New emission legislations applicable in the near future to sea-going vessels, off-road and off-highway vehicles require drastic nitric oxides emission reduction. A promising approach to achieve part of this decrease is charge air temperature reduction using Miller timing. However, it has been shown in literature that the reduction potential is limited, achieving a minimum in NOx emissions at a certain end-of-compression temperature. Further temperature reduction has shown to increase NOx emissions again. Some studies have shown that this increase is correlated to an increased amount of premixed combustion.

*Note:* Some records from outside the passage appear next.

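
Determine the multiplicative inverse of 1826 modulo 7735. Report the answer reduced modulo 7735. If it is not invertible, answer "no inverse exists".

2351

Apply the Euclidean algorithm to 7735 and 1826:
7735 = 4·1826 + 431
1826 = 4·431 + 102
431 = 4·102 + 23
102 = 4·23 + 10
23 = 2·10 + 3
10 = 3·3 + 1
3 = 3·1 + 0
The gcd is 1. Working backward:
1 = 10 − 3·3
1 = −3·23 + 7·10
1 = 7·102 − 31·23
1 = −31·431 + 131·102
1 = 131·1826 − 555·431
1 = −555·7735 + 2351·1826
So 1826·2351 ≡ 1 (mod 7735).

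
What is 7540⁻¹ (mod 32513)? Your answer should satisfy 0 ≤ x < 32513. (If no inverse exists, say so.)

no inverse exists

Compute gcd(7540, 32513):
32513 = 4·7540 + 2353
7540 = 3·2353 + 481
2353 = 4·481 + 429
481 = 1·429 + 52
429 = 8·52 + 13
52 = 4·13 + 0
Since gcd = 13 > 1, 7540 is not a unit mod 32513.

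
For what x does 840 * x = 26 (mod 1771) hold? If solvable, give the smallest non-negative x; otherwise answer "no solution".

gcd(840, 1771):
1771 = 2*840 + 91
840 = 9*91 + 21
91 = 4*21 + 7
21 = 3*7 + 0
gcd = 7, but 7 ∤ 26, so the congruence has no solution.

no solution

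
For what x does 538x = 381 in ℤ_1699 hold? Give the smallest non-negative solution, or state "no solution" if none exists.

926

First find gcd(538, 1699):
1699 = 3×538 + 85
538 = 6×85 + 28
85 = 3×28 + 1
28 = 28×1 + 0
gcd = 1, so a unique solution mod 1699 exists.
Back-substitute for the Bézout coefficients:
1 = 85 − 3·28
1 = −3·538 + 19·85
1 = 19·1699 − 60·538
So 538·(-60) ≡ 1 (mod 1699), giving 538⁻¹ ≡ 1639.
x ≡ 538⁻¹·381 ≡ 1639·381 ≡ 926 (mod 1699).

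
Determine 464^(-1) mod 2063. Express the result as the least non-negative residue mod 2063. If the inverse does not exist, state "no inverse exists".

Apply the Euclidean algorithm to 2063 and 464:
2063 = 4×464 + 207
464 = 2×207 + 50
207 = 4×50 + 7
50 = 7×7 + 1
7 = 7×1 + 0
The gcd is 1. Working backward:
1 = 50 − 7·7
1 = −7·207 + 29·50
1 = 29·464 − 65·207
1 = −65·2063 + 289·464
So 464·289 ≡ 1 (mod 2063).

289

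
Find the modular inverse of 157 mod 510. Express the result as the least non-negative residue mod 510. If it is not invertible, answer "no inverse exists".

Apply the Euclidean algorithm to 510 and 157:
510 = 3×157 + 39
157 = 4×39 + 1
39 = 39×1 + 0
gcd = 1, so the inverse exists. Back-substitute:
1 = 157 − 4·39
1 = −4·510 + 13·157
So 157·13 ≡ 1 (mod 510).

13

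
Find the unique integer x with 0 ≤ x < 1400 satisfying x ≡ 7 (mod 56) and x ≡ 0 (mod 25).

175

Write x = 7 + 56·k. Then 56·k ≡ 0 − 7 ≡ 18 (mod 25).
Need 56⁻¹ mod 25. Extended Euclid on (25, 6):
25 = 4·6 + 1
6 = 6·1 + 0
Back-substitute:
1 = 25 − 4·6
56⁻¹ ≡ 21 (mod 25), so k ≡ 21·18 ≡ 3 (mod 25).
x = 7 + 56·3 = 175.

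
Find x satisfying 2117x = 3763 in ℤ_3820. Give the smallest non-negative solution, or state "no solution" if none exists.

1799

First find gcd(2117, 3820):
3820 = 1·2117 + 1703
2117 = 1·1703 + 414
1703 = 4·414 + 47
414 = 8·47 + 38
47 = 1·38 + 9
38 = 4·9 + 2
9 = 4·2 + 1
2 = 2·1 + 0
gcd = 1, so a unique solution mod 3820 exists.
Back-substitute for the Bézout coefficients:
1 = 9 − 4·2
1 = −4·38 + 17·9
1 = 17·47 − 21·38
1 = −21·414 + 185·47
1 = 185·1703 − 761·414
1 = −761·2117 + 946·1703
1 = 946·3820 − 1707·2117
So 2117·(-1707) ≡ 1 (mod 3820), giving 2117⁻¹ ≡ 2113.
x ≡ 2117⁻¹·3763 ≡ 2113·3763 ≡ 1799 (mod 3820).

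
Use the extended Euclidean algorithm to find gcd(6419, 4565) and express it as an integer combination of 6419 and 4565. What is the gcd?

Repeated division:
6419 = 1·4565 + 1854
4565 = 2·1854 + 857
1854 = 2·857 + 140
857 = 6·140 + 17
140 = 8·17 + 4
17 = 4·4 + 1
4 = 4·1 + 0
gcd(6419, 4565) = 1.
Back-substituting:
1 = 17 − 4·4
1 = −4·140 + 33·17
1 = 33·857 − 202·140
1 = −202·1854 + 437·857
1 = 437·4565 − 1076·1854
1 = −1076·6419 + 1513·4565
So 1 = (-1076)·6419 + (1513)·4565.

1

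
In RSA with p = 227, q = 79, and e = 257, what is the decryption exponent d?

11249

φ(n) = (p−1)(q−1) = 226·78 = 17628.
Need d with 257·d ≡ 1 (mod 17628). Apply the extended Euclidean algorithm:
17628 = 68·257 + 152
257 = 1·152 + 105
152 = 1·105 + 47
105 = 2·47 + 11
47 = 4·11 + 3
11 = 3·3 + 2
3 = 1·2 + 1
2 = 2·1 + 0
Back-substitute:
1 = 3 − 2
1 = −11 + 4·3
1 = 4·47 − 17·11
1 = −17·105 + 38·47
1 = 38·152 − 55·105
1 = −55·257 + 93·152
1 = 93·17628 − 6379·257
So 257·(-6379) ≡ 1 (mod 17628), hence d ≡ -6379 ≡ 11249 (mod 17628).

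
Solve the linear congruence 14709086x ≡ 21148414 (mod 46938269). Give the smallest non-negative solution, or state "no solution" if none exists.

2642787

First find gcd(14709086, 46938269):
46938269 = 3·14709086 + 2811011
14709086 = 5·2811011 + 654031
2811011 = 4·654031 + 194887
654031 = 3·194887 + 69370
194887 = 2·69370 + 56147
69370 = 1·56147 + 13223
56147 = 4·13223 + 3255
13223 = 4·3255 + 203
3255 = 16·203 + 7
203 = 29·7 + 0
gcd = 7 and 7 | 21148414, so solutions exist. Divide through by 7: 2101298x ≡ 3021202 (mod 6705467).
Now find 2101298⁻¹ mod 6705467:
6705467 = 3×2101298 + 401573
2101298 = 5×401573 + 93433
401573 = 4×93433 + 27841
93433 = 3×27841 + 9910
27841 = 2×9910 + 8021
9910 = 1×8021 + 1889
8021 = 4×1889 + 465
1889 = 4×465 + 29
465 = 16×29 + 1
29 = 29×1 + 0
Back-substitute:
1 = 465 − 16·29
1 = −16·1889 + 65·465
1 = 65·8021 − 276·1889
1 = −276·9910 + 341·8021
1 = 341·27841 − 958·9910
1 = −958·93433 + 3215·27841
1 = 3215·401573 − 13818·93433
1 = −13818·2101298 + 72305·401573
1 = 72305·6705467 − 230733·2101298
So 2101298·(-230733) ≡ 1 (mod 6705467), i.e. 2101298⁻¹ ≡ 6474734.
Then x ≡ 6474734·3021202 ≡ 2642787 (mod 6705467); the smallest non-negative solution is x = 2642787.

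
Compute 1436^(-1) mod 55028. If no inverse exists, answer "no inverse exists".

Compute gcd(1436, 55028):
55028 = 38·1436 + 460
1436 = 3·460 + 56
460 = 8·56 + 12
56 = 4·12 + 8
12 = 1·8 + 4
8 = 2·4 + 0
The gcd is 4, not 1, hence no inverse exists.

no inverse exists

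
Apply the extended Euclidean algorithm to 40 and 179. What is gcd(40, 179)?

1

Apply Euclid's algorithm to 179 and 40:
179 = 4*40 + 19
40 = 2*19 + 2
19 = 9*2 + 1
2 = 2*1 + 0
gcd(40, 179) = 1.
Back-substituting:
1 = 19 − 9·2
1 = −9·40 + 19·19
1 = 19·179 − 85·40
So 1 = (19)·179 + (-85)·40.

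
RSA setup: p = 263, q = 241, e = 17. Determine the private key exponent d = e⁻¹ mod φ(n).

22193

φ(n) = (p−1)(q−1) = 262·240 = 62880.
Need d with 17·d ≡ 1 (mod 62880). Apply the extended Euclidean algorithm:
62880 = 3698*17 + 14
17 = 1*14 + 3
14 = 4*3 + 2
3 = 1*2 + 1
2 = 2*1 + 0
Back-substitute:
1 = 3 − 2
1 = −14 + 5·3
1 = 5·17 − 6·14
1 = −6·62880 + 22193·17
So 17·22193 ≡ 1 (mod 62880), hence d = 22193.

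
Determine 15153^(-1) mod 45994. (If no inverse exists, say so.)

14357

Extended Euclidean algorithm:
45994 = 3×15153 + 535
15153 = 28×535 + 173
535 = 3×173 + 16
173 = 10×16 + 13
16 = 1×13 + 3
13 = 4×3 + 1
3 = 3×1 + 0
gcd = 1, so the inverse exists. Back-substitute:
1 = 13 − 4·3
1 = −4·16 + 5·13
1 = 5·173 − 54·16
1 = −54·535 + 167·173
1 = 167·15153 − 4730·535
1 = −4730·45994 + 14357·15153
So 15153·14357 ≡ 1 (mod 45994).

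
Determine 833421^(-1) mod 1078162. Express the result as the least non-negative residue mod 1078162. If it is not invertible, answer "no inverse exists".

214539

Run Euclid on (1078162, 833421):
1078162 = 1×833421 + 244741
833421 = 3×244741 + 99198
244741 = 2×99198 + 46345
99198 = 2×46345 + 6508
46345 = 7×6508 + 789
6508 = 8×789 + 196
789 = 4×196 + 5
196 = 39×5 + 1
5 = 5×1 + 0
The gcd is 1. Working backward:
1 = 196 − 39·5
1 = −39·789 + 157·196
1 = 157·6508 − 1295·789
1 = −1295·46345 + 9222·6508
1 = 9222·99198 − 19739·46345
1 = −19739·244741 + 48700·99198
1 = 48700·833421 − 165839·244741
1 = −165839·1078162 + 214539·833421
So 833421·214539 ≡ 1 (mod 1078162).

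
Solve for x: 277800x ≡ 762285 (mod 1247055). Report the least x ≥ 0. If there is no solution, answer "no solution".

First find gcd(277800, 1247055):
1247055 = 4×277800 + 135855
277800 = 2×135855 + 6090
135855 = 22×6090 + 1875
6090 = 3×1875 + 465
1875 = 4×465 + 15
465 = 31×15 + 0
gcd = 15 and 15 | 762285, so solutions exist. Divide through by 15: 18520x ≡ 50819 (mod 83137).
Now find 18520⁻¹ mod 83137:
83137 = 4×18520 + 9057
18520 = 2×9057 + 406
9057 = 22×406 + 125
406 = 3×125 + 31
125 = 4×31 + 1
31 = 31×1 + 0
Back-substitute:
1 = 125 − 4·31
1 = −4·406 + 13·125
1 = 13·9057 − 290·406
1 = −290·18520 + 593·9057
1 = 593·83137 − 2662·18520
So 18520·(-2662) ≡ 1 (mod 83137), i.e. 18520⁻¹ ≡ 80475.
Then x ≡ 80475·50819 ≡ 66858 (mod 83137); the smallest non-negative solution is x = 66858.

66858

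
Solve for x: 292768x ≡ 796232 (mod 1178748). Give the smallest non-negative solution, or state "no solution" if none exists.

First find gcd(292768, 1178748):
1178748 = 4·292768 + 7676
292768 = 38·7676 + 1080
7676 = 7·1080 + 116
1080 = 9·116 + 36
116 = 3·36 + 8
36 = 4·8 + 4
8 = 2·4 + 0
gcd = 4 and 4 | 796232, so solutions exist. Divide through by 4: 73192x ≡ 199058 (mod 294687).
Now find 73192⁻¹ mod 294687:
294687 = 4*73192 + 1919
73192 = 38*1919 + 270
1919 = 7*270 + 29
270 = 9*29 + 9
29 = 3*9 + 2
9 = 4*2 + 1
2 = 2*1 + 0
Back-substitute:
1 = 9 − 4·2
1 = −4·29 + 13·9
1 = 13·270 − 121·29
1 = −121·1919 + 860·270
1 = 860·73192 − 32801·1919
1 = −32801·294687 + 132064·73192
So 73192⁻¹ ≡ 132064 (mod 294687).
Then x ≡ 132064·199058 ≡ 252503 (mod 294687); the smallest non-negative solution is x = 252503.

252503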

In this work, the effects of pilot injection on engine out NOx emissions for very early intake valve closure (i.e. extreme Miller), high boost pressures and cold end-of-compression in-cylinder conditions are investigated. The experiments are carried out on a 3.96L single cylinder heavy-duty common-rail Diesel engine operating at 1000 rpm and at constant global air-to-fuel ratio. Engine operating conditions with single and pilot injection are compared for a wide range of intake air temperatures and injection timings.
From the experiments, it is shown that at cold TDC conditions, further decreasing intake temperatures for single injection events leads to an increase in exhaust NOx emissions at constant specific fuel consumption. For these points longer ignition delays and greater premixed proportions are observed. Splitting the injection event shows to counteracts this effect. This approach leads to a decrease of NOx emissions with decreasing intake temperatures. Thus, the applicability of extreme Miller valve timing is extended, allowing its use for further reduction of NOx emissions.